Quali effettivi aiuti e sostegni servono alla popolazione africana?

Credo di avere in buona parte risposto, ma provo a sintetizzare. Innanzitutto un approccio leale e trasparente al dialogo. Acquisizione di fiducia reciproca. Focalizzazione dei problemi e degli obiettivi. Idee per risolverli. Stesura di progetti realizzabili, non opere faraoniche che tali riamangono. Individuazione delle fonti di finanziamento. Messa a disposizione di esperti (volontari o quasi-volontari). Collaborazione-coordinamento con le Istituzioni ed Organizzazioni Internazionali.La frammentazione e la poca trasparenza delle associazioni  umanitarie che operano in Africa potrebbe essere un problema?A mio modo di vedere sono già un problema. Così numerose che non si conoscono tra loro e nessuno sa che cosa fa l’altro e dove. Questo condiziona e limita enormemente sia la concentrazione sulle priorità sia il coinvolgimento delle Istituzioni ed Organizzazioni Internazionali che l’accesso ai finanziamenti. Serve rigore da parte dell’Autorità Nazionale nella valutazione delle Associazioni Umanitarie e la concessione ad operare.
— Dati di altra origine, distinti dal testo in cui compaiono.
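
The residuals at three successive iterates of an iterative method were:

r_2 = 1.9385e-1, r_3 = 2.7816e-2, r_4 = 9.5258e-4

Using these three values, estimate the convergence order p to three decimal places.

1.738

p ≈ ln(r_4/r_3) / ln(r_3/r_2)
  = ln(9.5258e-4/2.7816e-2) / ln(2.7816e-2/1.9385e-1)
  = ln(0.0342458) / ln(0.143492)
  = -3.374191 / -1.941476 ≈ 1.737951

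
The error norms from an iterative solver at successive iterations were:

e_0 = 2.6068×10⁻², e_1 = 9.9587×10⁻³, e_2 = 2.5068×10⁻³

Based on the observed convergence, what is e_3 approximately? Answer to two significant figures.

3.5e-4

First estimate the order: p ≈ ln(e_2/e_1) / ln(e_1/e_0) = ln(2.5068×10⁻³/9.9587×10⁻³)/ln(9.9587×10⁻³/2.6068×10⁻²) = ln(0.25172)/ln(0.382028) ≈ 1.4335.
Then e_3 ≈ e_2·(e_2/e_1)^p = 2.5068×10⁻³·(0.25172)^1.4335 = 2.5068×10⁻³·0.138425 ≈ 0.000347.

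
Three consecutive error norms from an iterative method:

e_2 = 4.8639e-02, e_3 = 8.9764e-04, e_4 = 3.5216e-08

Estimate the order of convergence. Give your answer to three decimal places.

p ≈ ln(e_4/e_3) / ln(e_3/e_2)
  = ln(3.5216e-08/8.9764e-04) / ln(8.9764e-04/4.8639e-02)
  = ln(3.92318e-05) / ln(0.0184551)
  = -10.146023 / -3.992415 ≈ 2.541325

2.541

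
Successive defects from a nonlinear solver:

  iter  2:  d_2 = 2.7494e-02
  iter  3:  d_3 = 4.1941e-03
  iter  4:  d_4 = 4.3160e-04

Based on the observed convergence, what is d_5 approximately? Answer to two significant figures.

First estimate the order: p ≈ ln(d_4/d_3) / ln(d_3/d_2) = ln(4.3160e-04/4.1941e-03)/ln(4.1941e-03/2.7494e-02) = ln(0.102906)/ln(0.152546) ≈ 1.2094.
Then d_5 ≈ d_4·(d_4/d_3)^p = 4.3160e-04·(0.102906)^1.2094 = 4.3160e-04·0.0639213 ≈ 2.759e-05.

2.8e-5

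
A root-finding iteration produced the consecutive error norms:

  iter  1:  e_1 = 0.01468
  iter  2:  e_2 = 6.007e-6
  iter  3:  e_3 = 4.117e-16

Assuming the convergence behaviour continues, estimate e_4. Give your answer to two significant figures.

1.3e-46

First estimate the order: p ≈ ln(e_3/e_2) / ln(e_2/e_1) = ln(4.117e-16/6.007e-6)/ln(6.007e-6/0.01468) = ln(6.85367e-11)/ln(0.000409196) ≈ 3.0000.
Then e_4 ≈ e_3·(e_3/e_2)^p = 4.117e-16·(6.85367e-11)^3.0000 = 4.117e-16·3.21936e-31 ≈ 1.325e-46.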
Il muoversi da improvvisati può generare guai e casi anche recenti lo hanno dimostrato. Il MAE (Ministero Affari Esteri) potrebbe essere garante sia nel dialogo-relazioni con i Paesi africani, sia nella presentazione di progetti e relative richieste di finanziamento alle Istituzioni Sovranazionali ed Organizzazioni Internazionali. Attualmente le associazioni umanitarie realmente di primo piano sono le solite e meritatamente) note; ad esempio in Africa Save the Children, Medici senza Frontiere, Emergency, Cuamm. Sarebbe inoltre opportuna, addirittura necessaria, una netta separazione tra obiettivi umanitari-assistenziali ed economici-di sviluppo. Quest’ultimo è l’ambito nel quale io ho sempre operato. Le due tipologie di obiettivi possono anche essere perseguiti in parallelo, ma da soggetti distinti.
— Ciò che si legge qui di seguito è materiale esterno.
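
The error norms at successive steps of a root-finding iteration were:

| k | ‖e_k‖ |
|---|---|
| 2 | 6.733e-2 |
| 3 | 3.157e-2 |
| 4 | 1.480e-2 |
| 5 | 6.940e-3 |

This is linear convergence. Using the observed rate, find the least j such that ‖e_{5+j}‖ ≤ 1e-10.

Rate ρ ≈ ‖e_5‖/‖e_4‖ = 6.940e-3/1.480e-2 = 0.4689.
After j more steps, ‖e_{5+j}‖ ≈ 6.940e-3·ρ^j; need ρ^j ≤ 1e-10/6.940e-3 = 1.44092e-08.
j ≥ ln(1.44092e-08)/ln(0.4689) = -18.0554/-0.75737 = 23.840.
So 24 more iterations are needed.

24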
Sarebbe opportuno che le onlus e associazioni di volontariato lavorassero insieme?

Sarebbe soprattutto opportuno che, in presenza di condizioni e norme chiare come ho esposto più sopra, fosse chiara la ripartizione di ambiti, competenze ed attività. Se un progetto “appartiene” ad una sola entità il problema non si pone. Se invece risulta opportuna o necessaria la collaborazione allora vanno definiti i ruoli e gli obiettivi e, ovviamente un unico coordinamento. Se per collaborazione intendiamo invece scambio di informazioni, esperienze, relazioni, ecc. allora sia benvenuta la messa in comune di saperi e conoscenze.


Un pensiero per MK Onlus.

MK Onlus, piccola realtà, è però caratterizzata da una specializzazione che costituisce un plus. E’ focalizzata su un Paese, il Burkina Faso. Il valore di quanto ha fino ad oggi realizzato nel Paese africano sta non solo nella parte tangibile, ma anche e molto nella metodologia applicata dell’ “insegnare, lasciar fare, controllare”. Gli interlocutori sono giovani, in possesso di buona scolarità, che hanno a cuore il futuro del loro Paese. Chi meglio di loro può cogliere, interpretare e realizzare ciò di cui il loro Paese ha bisogno? MK Onlus è l’amico che consiglia, aiuta, insegna. La “nicchia” di MK Onlus è definita: il Burkina Faso. Cos’altro si può fare? Fare conoscere, informare, comunicare ciò che è stato fatto ed i progetti futuri. Coinvolgere le Autorità Diplomatiche di Italia e Burkina Faso, avere alleati che contano, che possono influire. Anche il Lions, con la sua forza associativa e di relazioni, fino all’ONU, possiede un potenziale sul quale investire. Del resto il We Serve è proprio questo.